Tão grande tem sido o esforço da RTP em promover o Festival da Canção e foi o público a devolver-lhe algum do impacto que já teve.
Diga-se que o festival deste ano se encaminhava para não se afastar da sensaboria habitual.
O júri distrital, constituído por especialistas em música, inclinava-se para premiar, uma vez mais, um género estilizado.
Via-se a preocupação dos compositores em decalcar estereótipos que já alcançaram êxito.
Tudo muito esgotado. Tudo muito estafado. Sem o menor índice de criatividade.
Confesso que, desde 1981, nunca mais consegui ver um festival da canção.
Naquele tempo, o país parava. Agora, quase ninguém liga.
Ontem, porém, o público, chamado a pronunciar-se por telefone, baralhou todas as contas e deu a vitória aos Homens da Luta.
Hoje, não se falou de mais nada.

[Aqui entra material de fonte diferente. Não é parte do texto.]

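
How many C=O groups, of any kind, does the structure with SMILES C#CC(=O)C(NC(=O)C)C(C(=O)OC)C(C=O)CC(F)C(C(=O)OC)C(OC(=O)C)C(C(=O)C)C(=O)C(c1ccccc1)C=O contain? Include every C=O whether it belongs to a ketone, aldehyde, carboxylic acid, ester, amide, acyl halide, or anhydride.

CO: ketone, 1 C=O (running total 1).
CH(NHCOCH3): amide, 1 C=O (running total 2).
CH(COOCH3): ester, 1 C=O (running total 3).
CH(CHO): aldehyde, 1 C=O (running total 4).
CH(COOCH3): ester, 1 C=O (running total 5).
CH(OCOCH3): ester, 1 C=O (running total 6).
CH(COCH3): ketone, 1 C=O (running total 7).
CO: ketone, 1 C=O (running total 8).
CHO: aldehyde, 1 C=O (running total 9).

9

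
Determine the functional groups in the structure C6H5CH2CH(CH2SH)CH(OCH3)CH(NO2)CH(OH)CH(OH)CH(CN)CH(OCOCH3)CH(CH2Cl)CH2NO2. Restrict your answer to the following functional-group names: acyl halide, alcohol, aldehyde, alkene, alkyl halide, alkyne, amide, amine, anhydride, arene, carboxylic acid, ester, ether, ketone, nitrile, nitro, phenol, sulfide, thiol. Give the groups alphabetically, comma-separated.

C6H5– phenyl ring → arene.
pendant –CH2SH → thiol.
pendant –OCH3: C–O–C with sp³ C, no adjacent C=O → ether.
–NO2 on an sp³ carbon → nitro (the N=O is not a carbonyl).
–OH on an sp³ carbon → alcohol (secondary).
–OH on an sp³ carbon → alcohol (secondary).
pendant –C≡N: nitrile.
pendant –OC(=O)CH3: an acyloxy group → ester.
pendant –CH2X: halogen on sp³ carbon → alkyl halide.
–NO2 on carbon → nitro group.

alcohol, alkyl halide, arene, ester, ether, nitrile, nitro, thiol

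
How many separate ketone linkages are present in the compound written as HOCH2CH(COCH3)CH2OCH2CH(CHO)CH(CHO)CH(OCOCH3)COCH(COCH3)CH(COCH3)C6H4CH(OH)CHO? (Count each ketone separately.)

Reading the structure from left to right:
  HOCH2: HO– on an sp³ carbon → alcohol.
  CH(COCH3): pendant –COCH3: carbonyl C bonded to two carbons → ketone.
  CH2OCH2: C–O–C with sp³ carbons on both sides and no adjacent C=O → ether.
  CH(CHO): pendant –CHO: carbonyl C bonded to C and H → aldehyde.
  CH(CHO): pendant –CHO: carbonyl C bonded to C and H → aldehyde.
  CH(OCOCH3): pendant –OC(=O)CH3: an acyloxy group → ester.
  CO: –C(=O)– with carbon on both sides → ketone.
  CH(COCH3): pendant –COCH3: carbonyl C bonded to two carbons → ketone.
  CH(COCH3): pendant –COCH3: carbonyl C bonded to two carbons → ketone.
  C6H4: para-disubstituted benzene ring → arene.
  CH(OH): –OH on an sp³ carbon → alcohol (secondary).
  CHO: terminal –CHO: carbonyl C bonded to H and C → aldehyde.
Ketone appears at: CH(COCH3), CO, CH(COCH3), CH(COCH3) → 4.

4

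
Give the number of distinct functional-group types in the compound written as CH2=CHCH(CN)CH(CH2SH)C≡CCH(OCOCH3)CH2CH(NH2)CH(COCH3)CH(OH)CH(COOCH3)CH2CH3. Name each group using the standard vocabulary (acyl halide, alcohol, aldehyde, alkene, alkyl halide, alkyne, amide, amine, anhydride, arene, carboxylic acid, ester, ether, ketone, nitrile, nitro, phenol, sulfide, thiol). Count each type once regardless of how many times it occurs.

8

Taking each segment in turn:
  CH2=CH: C=C double bond → alkene.
  CH(CN): pendant –C≡N: nitrile.
  CH(CH2SH): pendant –CH2SH → thiol.
  C≡C: C≡C triple bond → alkyne.
  CH(OCOCH3): pendant –OC(=O)CH3: an acyloxy group → ester.
  CH(NH2): –NH2 on an sp³ carbon with no adjacent C=O → amine.
  CH(COCH3): pendant –COCH3: carbonyl C bonded to two carbons → ketone.
  CH(OH): –OH on an sp³ carbon → alcohol (secondary).
  CH(COOCH3): pendant –COOCH3: carbonyl C bonded to C and –OCH3 → ester.
Distinct types present: alcohol, alkene, alkyne, amine, ester, ketone, nitrile, thiol.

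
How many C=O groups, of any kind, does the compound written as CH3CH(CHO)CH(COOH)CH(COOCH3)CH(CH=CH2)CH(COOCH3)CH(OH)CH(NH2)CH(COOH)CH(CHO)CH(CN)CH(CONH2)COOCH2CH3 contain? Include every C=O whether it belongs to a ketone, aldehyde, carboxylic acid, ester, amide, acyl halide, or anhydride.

8

CH(CHO): aldehyde, 1 C=O (running total 1).
CH(COOH): carboxylic acid, 1 C=O (running total 2).
CH(COOCH3): ester, 1 C=O (running total 3).
CH(COOCH3): ester, 1 C=O (running total 4).
CH(COOH): carboxylic acid, 1 C=O (running total 5).
CH(CHO): aldehyde, 1 C=O (running total 6).
CH(CONH2): amide, 1 C=O (running total 7).
COOCH2CH3: ester, 1 C=O (running total 8).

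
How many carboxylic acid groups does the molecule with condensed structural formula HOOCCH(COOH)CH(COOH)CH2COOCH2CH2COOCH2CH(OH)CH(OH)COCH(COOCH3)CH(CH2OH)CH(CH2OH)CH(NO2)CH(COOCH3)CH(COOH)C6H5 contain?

4

–COOH: carbonyl C bonded to –OH and C → carboxylic acid (the –OH is not a separate alcohol).
pendant –COOH: carbonyl C bonded to C and –OH → carboxylic acid.
pendant –COOH: carbonyl C bonded to C and –OH → carboxylic acid.
–C(=O)–O–C with C on the carbonyl side → ester.
–C(=O)–O–C with C on the carbonyl side → ester.
–OH on an sp³ carbon → alcohol (secondary).
–OH on an sp³ carbon → alcohol (secondary).
–C(=O)– with carbon on both sides → ketone.
pendant –COOCH3: carbonyl C bonded to C and –OCH3 → ester.
pendant –CH2OH on an sp³ backbone C → alcohol.
pendant –CH2OH on an sp³ backbone C → alcohol.
–NO2 on an sp³ carbon → nitro (the N=O is not a carbonyl).
pendant –COOCH3: carbonyl C bonded to C and –OCH3 → ester.
pendant –COOH: carbonyl C bonded to C and –OH → carboxylic acid.
–C6H5 phenyl ring → arene.
Carboxylic acid appears at: HOOC, CH(COOH), CH(COOH), CH(COOH) → 4.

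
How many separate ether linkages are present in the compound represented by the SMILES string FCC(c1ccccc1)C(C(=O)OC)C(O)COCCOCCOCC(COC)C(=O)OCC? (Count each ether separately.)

halogen on an sp³ carbon → alkyl halide.
pendant –C6H5: benzene ring → arene.
pendant –COOCH3: carbonyl C bonded to C and –OCH3 → ester.
–OH on an sp³ carbon → alcohol (secondary).
C–O–C with sp³ carbons on both sides and no adjacent C=O → ether.
C–O–C with sp³ carbons on both sides and no adjacent C=O → ether.
C–O–C with sp³ carbons on both sides and no adjacent C=O → ether.
pendant –CH2OCH3: C–O–C linkage → ether.
–C(=O)OCH2CH3: carbonyl C bonded to C and to –OEt → ester.
Ether appears at: CH2OCH2, CH2OCH2, CH2OCH2, CH(CH2OCH3) → 4.

4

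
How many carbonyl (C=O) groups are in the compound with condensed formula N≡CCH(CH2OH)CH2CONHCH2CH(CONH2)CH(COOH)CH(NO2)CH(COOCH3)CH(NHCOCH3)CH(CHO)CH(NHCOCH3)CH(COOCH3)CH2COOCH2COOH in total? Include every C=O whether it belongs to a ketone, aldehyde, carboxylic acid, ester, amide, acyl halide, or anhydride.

CH2CONHCH2: amide, 1 C=O (running total 1).
CH(CONH2): amide, 1 C=O (running total 2).
CH(COOH): carboxylic acid, 1 C=O (running total 3).
CH(COOCH3): ester, 1 C=O (running total 4).
CH(NHCOCH3): amide, 1 C=O (running total 5).
CH(CHO): aldehyde, 1 C=O (running total 6).
CH(NHCOCH3): amide, 1 C=O (running total 7).
CH(COOCH3): ester, 1 C=O (running total 8).
CH2COOCH2: ester, 1 C=O (running total 9).
COOH: carboxylic acid, 1 C=O (running total 10).

10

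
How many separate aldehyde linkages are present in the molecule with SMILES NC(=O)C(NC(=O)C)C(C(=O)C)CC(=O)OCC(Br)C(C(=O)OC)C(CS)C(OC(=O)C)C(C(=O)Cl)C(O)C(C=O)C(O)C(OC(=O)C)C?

1

Taking each segment in turn:
  H2NCO: –C(=O)NH2: carbonyl C bonded to C and to N → amide (the N is not a separate amine).
  CH(NHCOCH3): pendant –NHC(=O)CH3: N bonded to a carbonyl → amide (not amine).
  CH(COCH3): pendant –COCH3: carbonyl C bonded to two carbons → ketone.
  CH2COOCH2: –C(=O)–O–C with C on the carbonyl side → ester.
  CH(Br): halogen on an sp³ carbon → alkyl halide.
  CH(COOCH3): pendant –COOCH3: carbonyl C bonded to C and –OCH3 → ester.
  CH(CH2SH): pendant –CH2SH → thiol.
  CH(OCOCH3): pendant –OC(=O)CH3: an acyloxy group → ester.
  CH(COCl): pendant –C(=O)X: carbonyl C bonded to C and halogen → acyl halide.
  CH(OH): –OH on an sp³ carbon → alcohol (secondary).
  CH(CHO): pendant –CHO: carbonyl C bonded to C and H → aldehyde.
  CH(OH): –OH on an sp³ carbon → alcohol (secondary).
  CH(OCOCH3): pendant –OC(=O)CH3: an acyloxy group → ester.
Aldehyde appears at: CH(CHO) → 1.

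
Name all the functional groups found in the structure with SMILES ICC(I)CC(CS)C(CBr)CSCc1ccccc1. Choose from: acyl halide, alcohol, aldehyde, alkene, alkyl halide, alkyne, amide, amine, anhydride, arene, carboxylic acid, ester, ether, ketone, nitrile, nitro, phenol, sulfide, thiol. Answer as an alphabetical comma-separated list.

alkyl halide, arene, sulfide, thiol

Reading the structure from left to right:
  ICH2: halogen on an sp³ carbon → alkyl halide.
  CH(I): halogen on an sp³ carbon → alkyl halide.
  CH(CH2SH): pendant –CH2SH → thiol.
  CH(CH2Br): pendant –CH2X: halogen on sp³ carbon → alkyl halide.
  CH2SCH2: C–S–C linkage → sulfide (thioether).
  C6H5: –C6H5 phenyl ring → arene.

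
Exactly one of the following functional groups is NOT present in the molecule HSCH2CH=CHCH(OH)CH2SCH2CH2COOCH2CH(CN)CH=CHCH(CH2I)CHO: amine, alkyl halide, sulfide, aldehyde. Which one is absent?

sulfide: present (CH2SCH2 — C–S–C linkage → sulfide (thioether)).
alkyl halide: present (CH(CH2I) — pendant –CH2X: halogen on sp³ carbon → alkyl halide).
aldehyde: present (CHO — terminal –CHO: carbonyl C bonded to H and C → aldehyde).
amine: no segment matches this pattern.

amine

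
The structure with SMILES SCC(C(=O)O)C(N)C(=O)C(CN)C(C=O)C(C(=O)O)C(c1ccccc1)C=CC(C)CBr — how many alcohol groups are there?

0

–SH on an sp³ carbon → thiol.
pendant –COOH: carbonyl C bonded to C and –OH → carboxylic acid.
–NH2 on an sp³ carbon with no adjacent C=O → amine.
–C(=O)– with carbon on both sides → ketone.
pendant –CH2NH2: N on sp³ C, no adjacent C=O → amine.
pendant –CHO: carbonyl C bonded to C and H → aldehyde.
pendant –COOH: carbonyl C bonded to C and –OH → carboxylic acid.
pendant –C6H5: benzene ring → arene.
C=C double bond → alkene.
halogen on an sp³ carbon → alkyl halide.
No segment is a alcohol: HSCH2 is thiol, not alcohol; CH(COOH) is carboxylic acid, not alcohol; CO is ketone, not alcohol. → 0.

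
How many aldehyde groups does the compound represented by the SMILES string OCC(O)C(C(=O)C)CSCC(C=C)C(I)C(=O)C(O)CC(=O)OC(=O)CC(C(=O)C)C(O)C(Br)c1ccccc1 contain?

HO– on an sp³ carbon → alcohol.
–OH on an sp³ carbon → alcohol (secondary).
pendant –COCH3: carbonyl C bonded to two carbons → ketone.
C–S–C linkage → sulfide (thioether).
pendant –CH=CH2: C=C double bond → alkene.
halogen on an sp³ carbon → alkyl halide.
–C(=O)– with carbon on both sides → ketone.
–OH on an sp³ carbon → alcohol (secondary).
two acyl groups sharing one oxygen, –C(=O)–O–C(=O)– → anhydride.
pendant –COCH3: carbonyl C bonded to two carbons → ketone.
–OH on an sp³ carbon → alcohol (secondary).
halogen on an sp³ carbon → alkyl halide.
–C6H5 phenyl ring → arene.
No segment is a aldehyde: CH(COCH3) is ketone, not aldehyde; CO is ketone, not aldehyde; CH(COCH3) is ketone, not aldehyde. → 0.

0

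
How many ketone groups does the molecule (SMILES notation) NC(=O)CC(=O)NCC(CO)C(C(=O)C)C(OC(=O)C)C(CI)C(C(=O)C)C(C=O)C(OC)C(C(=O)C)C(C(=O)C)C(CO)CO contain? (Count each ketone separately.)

4

Taking each segment in turn:
  H2NCO: –C(=O)NH2: carbonyl C bonded to C and to N → amide (the N is not a separate amine).
  CH2CONHCH2: –C(=O)–N– linkage → amide (the N is not an amine).
  CH(CH2OH): pendant –CH2OH on an sp³ backbone C → alcohol.
  CH(COCH3): pendant –COCH3: carbonyl C bonded to two carbons → ketone.
  CH(OCOCH3): pendant –OC(=O)CH3: an acyloxy group → ester.
  CH(CH2I): pendant –CH2X: halogen on sp³ carbon → alkyl halide.
  CH(COCH3): pendant –COCH3: carbonyl C bonded to two carbons → ketone.
  CH(CHO): pendant –CHO: carbonyl C bonded to C and H → aldehyde.
  CH(OCH3): pendant –OCH3: C–O–C with sp³ C, no adjacent C=O → ether.
  CH(COCH3): pendant –COCH3: carbonyl C bonded to two carbons → ketone.
  CH(COCH3): pendant –COCH3: carbonyl C bonded to two carbons → ketone.
  CH(CH2OH): pendant –CH2OH on an sp³ backbone C → alcohol.
  CH2OH: –OH on an sp³ carbon → alcohol.
Ketone appears at: CH(COCH3), CH(COCH3), CH(COCH3), CH(COCH3) → 4.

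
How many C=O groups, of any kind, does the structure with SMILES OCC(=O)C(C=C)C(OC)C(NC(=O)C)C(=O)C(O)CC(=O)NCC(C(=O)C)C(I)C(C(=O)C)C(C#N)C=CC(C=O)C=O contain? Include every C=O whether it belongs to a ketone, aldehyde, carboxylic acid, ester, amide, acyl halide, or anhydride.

CO: ketone, 1 C=O (running total 1).
CH(NHCOCH3): amide, 1 C=O (running total 2).
CO: ketone, 1 C=O (running total 3).
CH2CONHCH2: amide, 1 C=O (running total 4).
CH(COCH3): ketone, 1 C=O (running total 5).
CH(COCH3): ketone, 1 C=O (running total 6).
CH(CHO): aldehyde, 1 C=O (running total 7).
CHO: aldehyde, 1 C=O (running total 8).

8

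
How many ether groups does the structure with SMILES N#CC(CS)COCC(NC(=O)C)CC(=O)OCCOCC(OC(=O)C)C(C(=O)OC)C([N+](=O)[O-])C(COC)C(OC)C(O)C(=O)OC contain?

4

Taking each segment in turn:
  N≡C: N≡C–: carbon triple-bonded to nitrogen → nitrile.
  CH(CH2SH): pendant –CH2SH → thiol.
  CH2OCH2: C–O–C with sp³ carbons on both sides and no adjacent C=O → ether.
  CH(NHCOCH3): pendant –NHC(=O)CH3: N bonded to a carbonyl → amide (not amine).
  CH2COOCH2: –C(=O)–O–C with C on the carbonyl side → ester.
  CH2OCH2: C–O–C with sp³ carbons on both sides and no adjacent C=O → ether.
  CH(OCOCH3): pendant –OC(=O)CH3: an acyloxy group → ester.
  CH(COOCH3): pendant –COOCH3: carbonyl C bonded to C and –OCH3 → ester.
  CH(NO2): –NO2 on an sp³ carbon → nitro (the N=O is not a carbonyl).
  CH(CH2OCH3): pendant –CH2OCH3: C–O–C linkage → ether.
  CH(OCH3): pendant –OCH3: C–O–C with sp³ C, no adjacent C=O → ether.
  CH(OH): –OH on an sp³ carbon → alcohol (secondary).
  COOCH3: –C(=O)OCH3: carbonyl C bonded to C and to –OCH3 → ester (not ketone + ether).
Ether appears at: CH2OCH2, CH2OCH2, CH(CH2OCH3), CH(OCH3) → 4.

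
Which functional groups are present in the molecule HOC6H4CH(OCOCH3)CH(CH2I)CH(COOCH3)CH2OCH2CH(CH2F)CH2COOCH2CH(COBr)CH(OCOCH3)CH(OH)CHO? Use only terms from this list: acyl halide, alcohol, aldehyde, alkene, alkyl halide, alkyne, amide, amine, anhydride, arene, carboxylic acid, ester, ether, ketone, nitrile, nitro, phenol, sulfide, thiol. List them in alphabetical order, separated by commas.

–OH attached directly to an aromatic ring → phenol (not alcohol); the ring itself is an arene.
pendant –OC(=O)CH3: an acyloxy group → ester.
pendant –CH2X: halogen on sp³ carbon → alkyl halide.
pendant –COOCH3: carbonyl C bonded to C and –OCH3 → ester.
C–O–C with sp³ carbons on both sides and no adjacent C=O → ether.
pendant –CH2X: halogen on sp³ carbon → alkyl halide.
–C(=O)–O–C with C on the carbonyl side → ester.
pendant –C(=O)X: carbonyl C bonded to C and halogen → acyl halide.
pendant –OC(=O)CH3: an acyloxy group → ester.
–OH on an sp³ carbon → alcohol (secondary).
terminal –CHO: carbonyl C bonded to H and C → aldehyde.

acyl halide, alcohol, aldehyde, alkyl halide, arene, ester, ether, phenol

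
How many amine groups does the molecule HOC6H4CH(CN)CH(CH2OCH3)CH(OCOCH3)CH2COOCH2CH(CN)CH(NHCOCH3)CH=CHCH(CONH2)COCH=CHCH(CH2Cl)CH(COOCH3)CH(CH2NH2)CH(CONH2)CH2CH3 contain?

1

Reading the structure from left to right:
  HOC6H4: –OH attached directly to an aromatic ring → phenol (not alcohol); the ring itself is an arene.
  CH(CN): pendant –C≡N: nitrile.
  CH(CH2OCH3): pendant –CH2OCH3: C–O–C linkage → ether.
  CH(OCOCH3): pendant –OC(=O)CH3: an acyloxy group → ester.
  CH2COOCH2: –C(=O)–O–C with C on the carbonyl side → ester.
  CH(CN): pendant –C≡N: nitrile.
  CH(NHCOCH3): pendant –NHC(=O)CH3: N bonded to a carbonyl → amide (not amine).
  CH=CH: C=C double bond → alkene.
  CH(CONH2): pendant –CONH2: carbonyl C bonded to C and N → amide.
  CO: –C(=O)– with carbon on both sides → ketone.
  CH=CH: C=C double bond → alkene.
  CH(CH2Cl): pendant –CH2X: halogen on sp³ carbon → alkyl halide.
  CH(COOCH3): pendant –COOCH3: carbonyl C bonded to C and –OCH3 → ester.
  CH(CH2NH2): pendant –CH2NH2: N on sp³ C, no adjacent C=O → amine.
  CH(CONH2): pendant –CONH2: carbonyl C bonded to C and N → amide.
Amine appears at: CH(CH2NH2) → 1.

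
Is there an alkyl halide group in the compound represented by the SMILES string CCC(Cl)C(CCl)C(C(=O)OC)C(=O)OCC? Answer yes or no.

Working along the chain:
  CH(Cl): halogen on an sp³ carbon → alkyl halide.
  CH(CH2Cl): pendant –CH2X: halogen on sp³ carbon → alkyl halide.
  CH(COOCH3): pendant –COOCH3: carbonyl C bonded to C and –OCH3 → ester.
  COOCH2CH3: –C(=O)OCH2CH3: carbonyl C bonded to C and to –OEt → ester.
The CH(Cl) segment supplies the alkyl halide: halogen on an sp³ carbon → alkyl halide.

yes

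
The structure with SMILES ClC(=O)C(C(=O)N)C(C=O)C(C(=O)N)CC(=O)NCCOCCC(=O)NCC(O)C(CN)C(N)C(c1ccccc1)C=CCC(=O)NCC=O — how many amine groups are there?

Taking each segment in turn:
  ClCO: –C(=O)Cl: carbonyl C bonded to C and to a halogen → acyl halide (not alkyl halide).
  CH(CONH2): pendant –CONH2: carbonyl C bonded to C and N → amide.
  CH(CHO): pendant –CHO: carbonyl C bonded to C and H → aldehyde.
  CH(CONH2): pendant –CONH2: carbonyl C bonded to C and N → amide.
  CH2CONHCH2: –C(=O)–N– linkage → amide (the N is not an amine).
  CH2OCH2: C–O–C with sp³ carbons on both sides and no adjacent C=O → ether.
  CH2CONHCH2: –C(=O)–N– linkage → amide (the N is not an amine).
  CH(OH): –OH on an sp³ carbon → alcohol (secondary).
  CH(CH2NH2): pendant –CH2NH2: N on sp³ C, no adjacent C=O → amine.
  CH(NH2): –NH2 on an sp³ carbon with no adjacent C=O → amine.
  CH(C6H5): pendant –C6H5: benzene ring → arene.
  CH=CH: C=C double bond → alkene.
  CH2CONHCH2: –C(=O)–N– linkage → amide (the N is not an amine).
  CHO: terminal –CHO: carbonyl C bonded to H and C → aldehyde.
Amine appears at: CH(CH2NH2), CH(NH2) → 2.

2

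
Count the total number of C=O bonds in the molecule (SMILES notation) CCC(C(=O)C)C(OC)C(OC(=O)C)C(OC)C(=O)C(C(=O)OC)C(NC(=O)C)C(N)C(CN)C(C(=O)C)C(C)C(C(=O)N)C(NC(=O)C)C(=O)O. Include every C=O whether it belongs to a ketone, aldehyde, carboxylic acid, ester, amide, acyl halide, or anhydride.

9

CH(COCH3): ketone, 1 C=O (running total 1).
CH(OCOCH3): ester, 1 C=O (running total 2).
CO: ketone, 1 C=O (running total 3).
CH(COOCH3): ester, 1 C=O (running total 4).
CH(NHCOCH3): amide, 1 C=O (running total 5).
CH(COCH3): ketone, 1 C=O (running total 6).
CH(CONH2): amide, 1 C=O (running total 7).
CH(NHCOCH3): amide, 1 C=O (running total 8).
COOH: carboxylic acid, 1 C=O (running total 9).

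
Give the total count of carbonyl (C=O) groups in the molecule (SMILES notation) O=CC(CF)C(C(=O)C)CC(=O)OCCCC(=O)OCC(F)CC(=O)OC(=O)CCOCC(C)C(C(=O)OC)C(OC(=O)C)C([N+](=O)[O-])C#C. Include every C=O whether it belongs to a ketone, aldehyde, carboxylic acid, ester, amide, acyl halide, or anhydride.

OHC: aldehyde, 1 C=O (running total 1).
CH(COCH3): ketone, 1 C=O (running total 2).
CH2COOCH2: ester, 1 C=O (running total 3).
CH2COOCH2: ester, 1 C=O (running total 4).
CH2CO-O-COCH2: anhydride, 2 C=O (running total 6).
CH(COOCH3): ester, 1 C=O (running total 7).
CH(OCOCH3): ester, 1 C=O (running total 8).

8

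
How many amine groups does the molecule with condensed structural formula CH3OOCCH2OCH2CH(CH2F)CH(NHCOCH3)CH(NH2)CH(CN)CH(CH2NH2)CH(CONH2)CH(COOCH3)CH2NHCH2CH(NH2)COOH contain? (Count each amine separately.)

Taking each segment in turn:
  CH3OOC: CH3O–C(=O)–: carbonyl C bonded to C and to –OCH3 → ester (not ketone + ether).
  CH2OCH2: C–O–C with sp³ carbons on both sides and no adjacent C=O → ether.
  CH(CH2F): pendant –CH2X: halogen on sp³ carbon → alkyl halide.
  CH(NHCOCH3): pendant –NHC(=O)CH3: N bonded to a carbonyl → amide (not amine).
  CH(NH2): –NH2 on an sp³ carbon with no adjacent C=O → amine.
  CH(CN): pendant –C≡N: nitrile.
  CH(CH2NH2): pendant –CH2NH2: N on sp³ C, no adjacent C=O → amine.
  CH(CONH2): pendant –CONH2: carbonyl C bonded to C and N → amide.
  CH(COOCH3): pendant –COOCH3: carbonyl C bonded to C and –OCH3 → ester.
  CH2NHCH2: C–N–C with sp³ carbons and no adjacent C=O → amine (secondary).
  CH(NH2): –NH2 on an sp³ carbon with no adjacent C=O → amine.
  COOH: –COOH: carbonyl C bonded to –OH and C → carboxylic acid (the –OH is not a separate alcohol).
Amine appears at: CH(NH2), CH(CH2NH2), CH2NHCH2, CH(NH2) → 4.

4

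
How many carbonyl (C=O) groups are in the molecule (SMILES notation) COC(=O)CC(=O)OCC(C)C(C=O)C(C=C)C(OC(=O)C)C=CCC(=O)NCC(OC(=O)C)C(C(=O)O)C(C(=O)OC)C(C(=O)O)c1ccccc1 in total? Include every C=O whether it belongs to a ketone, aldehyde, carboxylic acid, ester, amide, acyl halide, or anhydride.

CH3OOC: ester, 1 C=O (running total 1).
CH2COOCH2: ester, 1 C=O (running total 2).
CH(CHO): aldehyde, 1 C=O (running total 3).
CH(OCOCH3): ester, 1 C=O (running total 4).
CH2CONHCH2: amide, 1 C=O (running total 5).
CH(OCOCH3): ester, 1 C=O (running total 6).
CH(COOH): carboxylic acid, 1 C=O (running total 7).
CH(COOCH3): ester, 1 C=O (running total 8).
CH(COOH): carboxylic acid, 1 C=O (running total 9).

9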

O Festival da Canção voltou a ser assunto dominante.
A canção é para ser cantada lá fora, mas o efeito está a fazer-se sentir cá dentro.
Salvas as devidas distâncias (no tempo e na densidade), a comparação com Paulo de Carvalho, em 1974, é inevitável.
A classificação no Eurofestival foi medíocre, mas o impacto no país foi enorme.
A canção dos Homens da Luta é uma paródia de pendor nihilista, muito ao jeito dos tempos que vivemos.
Não deixa de ser curioso notar o anúncio, feito em palco, da participação na manifestação do próximo sábado.
Espanta a onda de críticas à qualidade da composição vencedora.
A canção, em si, não é nada de especial. Mas as outras também não eram, propriamente, um primor.
Mas o que mais se destaca é a intuição do povo.
Os Homens da Luta são um típico produto da nossa época.
O povo percebeu isso mais depressa que os especialistas, ainda prisioneiros de baladas que fazem eco de um tempo que já lá vai.